How it started

14 days from Land’s End to John O’Groats

LEJOG is one of those bucket list things for many cyclists, myself included. The idea of cycling from one end of the country to another has a strange allure considering how hard it is. I’d looked at it before but it had never got off the ground. The Deloitte version, taking just 9 days, always seemed a bit too much of a stretch but a supported, 14 day event seemed manageable.

In early May I’d thought about riding LEJOG with Pedal Britain starting in June 2022 but after talking to various people, including the people that run the ride, friends and other cyclists I decided to try it next year. Then I rode the Etape Caledonia on 15th May, finished it feeling really good and without having really struggled on the climbs and suddenly it felt like it might be doable sooner. Then a space came up on the ride in July 2022; that gave me 8 weeks to get ready rather than 5.

I spoke to the coach associated with Pedal Britain and he thought I just needed to sharpen up as my fitness sounded like it was ok. That was that then, I booked the last space and waited to hear if I was in. The next morning I had an invoice waiting in my email. My first reaction was “fuuuccckkkkk, what have I done?”
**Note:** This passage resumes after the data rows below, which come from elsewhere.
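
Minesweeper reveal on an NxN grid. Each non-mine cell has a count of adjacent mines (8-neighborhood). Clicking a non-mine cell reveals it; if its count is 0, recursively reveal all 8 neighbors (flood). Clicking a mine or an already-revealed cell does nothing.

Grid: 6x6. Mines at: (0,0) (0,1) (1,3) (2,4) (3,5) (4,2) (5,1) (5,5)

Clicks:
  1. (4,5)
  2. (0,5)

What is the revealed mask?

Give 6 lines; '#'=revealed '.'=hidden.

Answer: ....##
....##
......
......
.....#
......

Derivation:
Click 1 (4,5) count=2: revealed 1 new [(4,5)] -> total=1
Click 2 (0,5) count=0: revealed 4 new [(0,4) (0,5) (1,4) (1,5)] -> total=5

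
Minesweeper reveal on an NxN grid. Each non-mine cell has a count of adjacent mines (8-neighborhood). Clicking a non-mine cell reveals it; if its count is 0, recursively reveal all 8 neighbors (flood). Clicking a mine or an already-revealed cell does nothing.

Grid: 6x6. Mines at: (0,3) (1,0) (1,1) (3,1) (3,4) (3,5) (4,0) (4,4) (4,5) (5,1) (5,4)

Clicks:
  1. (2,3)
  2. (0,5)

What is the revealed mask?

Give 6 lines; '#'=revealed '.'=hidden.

Click 1 (2,3) count=1: revealed 1 new [(2,3)] -> total=1
Click 2 (0,5) count=0: revealed 6 new [(0,4) (0,5) (1,4) (1,5) (2,4) (2,5)] -> total=7

Answer: ....##
....##
...###
......
......
......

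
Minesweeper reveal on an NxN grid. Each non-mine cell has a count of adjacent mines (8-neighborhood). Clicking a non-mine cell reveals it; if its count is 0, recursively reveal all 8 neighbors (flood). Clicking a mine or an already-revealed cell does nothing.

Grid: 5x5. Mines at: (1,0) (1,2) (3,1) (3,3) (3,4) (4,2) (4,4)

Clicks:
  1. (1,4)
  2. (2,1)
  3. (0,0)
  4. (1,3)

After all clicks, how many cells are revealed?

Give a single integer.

Answer: 8

Derivation:
Click 1 (1,4) count=0: revealed 6 new [(0,3) (0,4) (1,3) (1,4) (2,3) (2,4)] -> total=6
Click 2 (2,1) count=3: revealed 1 new [(2,1)] -> total=7
Click 3 (0,0) count=1: revealed 1 new [(0,0)] -> total=8
Click 4 (1,3) count=1: revealed 0 new [(none)] -> total=8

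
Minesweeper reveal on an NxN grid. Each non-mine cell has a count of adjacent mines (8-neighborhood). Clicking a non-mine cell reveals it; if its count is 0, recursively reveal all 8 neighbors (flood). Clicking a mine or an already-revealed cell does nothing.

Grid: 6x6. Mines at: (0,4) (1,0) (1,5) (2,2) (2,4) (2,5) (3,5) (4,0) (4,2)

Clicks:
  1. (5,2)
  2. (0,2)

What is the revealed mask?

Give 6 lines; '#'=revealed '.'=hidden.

Answer: .###..
.###..
......
......
......
..#...

Derivation:
Click 1 (5,2) count=1: revealed 1 new [(5,2)] -> total=1
Click 2 (0,2) count=0: revealed 6 new [(0,1) (0,2) (0,3) (1,1) (1,2) (1,3)] -> total=7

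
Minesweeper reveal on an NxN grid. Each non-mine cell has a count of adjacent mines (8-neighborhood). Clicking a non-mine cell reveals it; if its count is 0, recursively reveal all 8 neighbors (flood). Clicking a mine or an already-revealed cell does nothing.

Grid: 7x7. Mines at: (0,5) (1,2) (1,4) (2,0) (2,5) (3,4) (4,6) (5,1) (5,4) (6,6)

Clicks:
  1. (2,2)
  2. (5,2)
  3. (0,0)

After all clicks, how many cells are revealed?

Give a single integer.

Click 1 (2,2) count=1: revealed 1 new [(2,2)] -> total=1
Click 2 (5,2) count=1: revealed 1 new [(5,2)] -> total=2
Click 3 (0,0) count=0: revealed 4 new [(0,0) (0,1) (1,0) (1,1)] -> total=6

Answer: 6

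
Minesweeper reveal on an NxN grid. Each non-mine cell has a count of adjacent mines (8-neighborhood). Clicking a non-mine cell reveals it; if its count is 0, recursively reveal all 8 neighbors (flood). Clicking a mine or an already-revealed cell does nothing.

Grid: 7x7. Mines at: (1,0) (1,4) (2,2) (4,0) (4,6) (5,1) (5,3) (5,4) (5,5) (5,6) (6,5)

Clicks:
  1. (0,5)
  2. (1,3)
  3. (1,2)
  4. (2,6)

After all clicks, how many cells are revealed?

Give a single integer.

Answer: 10

Derivation:
Click 1 (0,5) count=1: revealed 1 new [(0,5)] -> total=1
Click 2 (1,3) count=2: revealed 1 new [(1,3)] -> total=2
Click 3 (1,2) count=1: revealed 1 new [(1,2)] -> total=3
Click 4 (2,6) count=0: revealed 7 new [(0,6) (1,5) (1,6) (2,5) (2,6) (3,5) (3,6)] -> total=10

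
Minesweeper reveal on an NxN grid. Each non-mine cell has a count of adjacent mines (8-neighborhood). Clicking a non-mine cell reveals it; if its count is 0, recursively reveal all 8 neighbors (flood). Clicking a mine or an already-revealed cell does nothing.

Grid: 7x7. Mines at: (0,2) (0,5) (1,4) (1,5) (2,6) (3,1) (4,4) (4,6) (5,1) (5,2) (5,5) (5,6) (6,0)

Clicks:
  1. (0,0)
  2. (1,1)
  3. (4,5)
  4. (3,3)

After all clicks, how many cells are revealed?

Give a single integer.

Click 1 (0,0) count=0: revealed 6 new [(0,0) (0,1) (1,0) (1,1) (2,0) (2,1)] -> total=6
Click 2 (1,1) count=1: revealed 0 new [(none)] -> total=6
Click 3 (4,5) count=4: revealed 1 new [(4,5)] -> total=7
Click 4 (3,3) count=1: revealed 1 new [(3,3)] -> total=8

Answer: 8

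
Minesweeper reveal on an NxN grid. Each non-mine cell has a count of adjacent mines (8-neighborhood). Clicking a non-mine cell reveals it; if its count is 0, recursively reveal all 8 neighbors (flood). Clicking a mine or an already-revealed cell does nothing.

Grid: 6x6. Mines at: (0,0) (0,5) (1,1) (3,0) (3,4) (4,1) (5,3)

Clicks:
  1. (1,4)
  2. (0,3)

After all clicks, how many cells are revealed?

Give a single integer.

Click 1 (1,4) count=1: revealed 1 new [(1,4)] -> total=1
Click 2 (0,3) count=0: revealed 8 new [(0,2) (0,3) (0,4) (1,2) (1,3) (2,2) (2,3) (2,4)] -> total=9

Answer: 9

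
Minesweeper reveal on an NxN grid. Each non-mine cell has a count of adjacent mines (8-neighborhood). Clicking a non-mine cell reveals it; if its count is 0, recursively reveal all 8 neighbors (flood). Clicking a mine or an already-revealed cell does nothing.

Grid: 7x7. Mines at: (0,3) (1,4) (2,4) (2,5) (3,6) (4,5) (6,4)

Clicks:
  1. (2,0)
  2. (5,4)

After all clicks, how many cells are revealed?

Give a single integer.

Click 1 (2,0) count=0: revealed 30 new [(0,0) (0,1) (0,2) (1,0) (1,1) (1,2) (1,3) (2,0) (2,1) (2,2) (2,3) (3,0) (3,1) (3,2) (3,3) (3,4) (4,0) (4,1) (4,2) (4,3) (4,4) (5,0) (5,1) (5,2) (5,3) (5,4) (6,0) (6,1) (6,2) (6,3)] -> total=30
Click 2 (5,4) count=2: revealed 0 new [(none)] -> total=30

Answer: 30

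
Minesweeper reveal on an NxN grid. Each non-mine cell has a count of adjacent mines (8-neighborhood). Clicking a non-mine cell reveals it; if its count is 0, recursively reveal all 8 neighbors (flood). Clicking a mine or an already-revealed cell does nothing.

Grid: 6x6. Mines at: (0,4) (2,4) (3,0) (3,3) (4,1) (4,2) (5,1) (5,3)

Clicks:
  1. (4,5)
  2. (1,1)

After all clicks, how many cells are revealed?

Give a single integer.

Answer: 18

Derivation:
Click 1 (4,5) count=0: revealed 6 new [(3,4) (3,5) (4,4) (4,5) (5,4) (5,5)] -> total=6
Click 2 (1,1) count=0: revealed 12 new [(0,0) (0,1) (0,2) (0,3) (1,0) (1,1) (1,2) (1,3) (2,0) (2,1) (2,2) (2,3)] -> total=18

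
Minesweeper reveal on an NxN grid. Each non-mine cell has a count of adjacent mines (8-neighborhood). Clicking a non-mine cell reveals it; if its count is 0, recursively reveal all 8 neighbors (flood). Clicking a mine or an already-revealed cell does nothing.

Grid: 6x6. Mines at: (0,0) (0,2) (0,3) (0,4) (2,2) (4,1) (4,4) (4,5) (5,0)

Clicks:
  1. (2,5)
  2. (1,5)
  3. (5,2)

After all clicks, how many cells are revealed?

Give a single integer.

Answer: 10

Derivation:
Click 1 (2,5) count=0: revealed 9 new [(1,3) (1,4) (1,5) (2,3) (2,4) (2,5) (3,3) (3,4) (3,5)] -> total=9
Click 2 (1,5) count=1: revealed 0 new [(none)] -> total=9
Click 3 (5,2) count=1: revealed 1 new [(5,2)] -> total=10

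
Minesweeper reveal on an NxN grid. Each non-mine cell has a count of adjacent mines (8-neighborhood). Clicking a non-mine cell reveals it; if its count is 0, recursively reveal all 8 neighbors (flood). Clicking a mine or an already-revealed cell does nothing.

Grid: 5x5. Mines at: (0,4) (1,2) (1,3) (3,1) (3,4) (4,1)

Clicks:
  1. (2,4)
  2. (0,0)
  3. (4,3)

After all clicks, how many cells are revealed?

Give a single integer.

Answer: 8

Derivation:
Click 1 (2,4) count=2: revealed 1 new [(2,4)] -> total=1
Click 2 (0,0) count=0: revealed 6 new [(0,0) (0,1) (1,0) (1,1) (2,0) (2,1)] -> total=7
Click 3 (4,3) count=1: revealed 1 new [(4,3)] -> total=8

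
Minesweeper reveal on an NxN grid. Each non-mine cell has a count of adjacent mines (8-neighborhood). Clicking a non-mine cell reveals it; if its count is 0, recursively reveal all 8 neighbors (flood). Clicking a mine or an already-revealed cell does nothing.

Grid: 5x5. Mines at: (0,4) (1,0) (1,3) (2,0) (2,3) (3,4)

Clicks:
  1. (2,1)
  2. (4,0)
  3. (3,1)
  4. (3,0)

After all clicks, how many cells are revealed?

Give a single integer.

Click 1 (2,1) count=2: revealed 1 new [(2,1)] -> total=1
Click 2 (4,0) count=0: revealed 8 new [(3,0) (3,1) (3,2) (3,3) (4,0) (4,1) (4,2) (4,3)] -> total=9
Click 3 (3,1) count=1: revealed 0 new [(none)] -> total=9
Click 4 (3,0) count=1: revealed 0 new [(none)] -> total=9

Answer: 9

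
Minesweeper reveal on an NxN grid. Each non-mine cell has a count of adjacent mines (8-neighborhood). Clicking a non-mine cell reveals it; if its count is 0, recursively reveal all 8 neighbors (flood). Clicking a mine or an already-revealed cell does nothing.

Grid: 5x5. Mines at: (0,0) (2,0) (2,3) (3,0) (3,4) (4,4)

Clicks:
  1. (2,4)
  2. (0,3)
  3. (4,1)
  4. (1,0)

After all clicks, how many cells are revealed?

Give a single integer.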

Next thing was to book travel insurance (just in case anything went wrong before the start) and then signed up with Grant Goodman, the coach. His first request, not surprisingly, was to get me to do an FTP test. This is a horrible thing to do, after a pretty hard warm up it’s about going as hard as you can for 20 minutes. The first 10 minutes feel hard, the next 5 minutes hurt and you spend the last 5 minutes just wanting it to end. The good news was that my FTP was the highest it’s ever been, that’s a good starting point. Grant went to work building a training plan to have me ready in 8 weeks.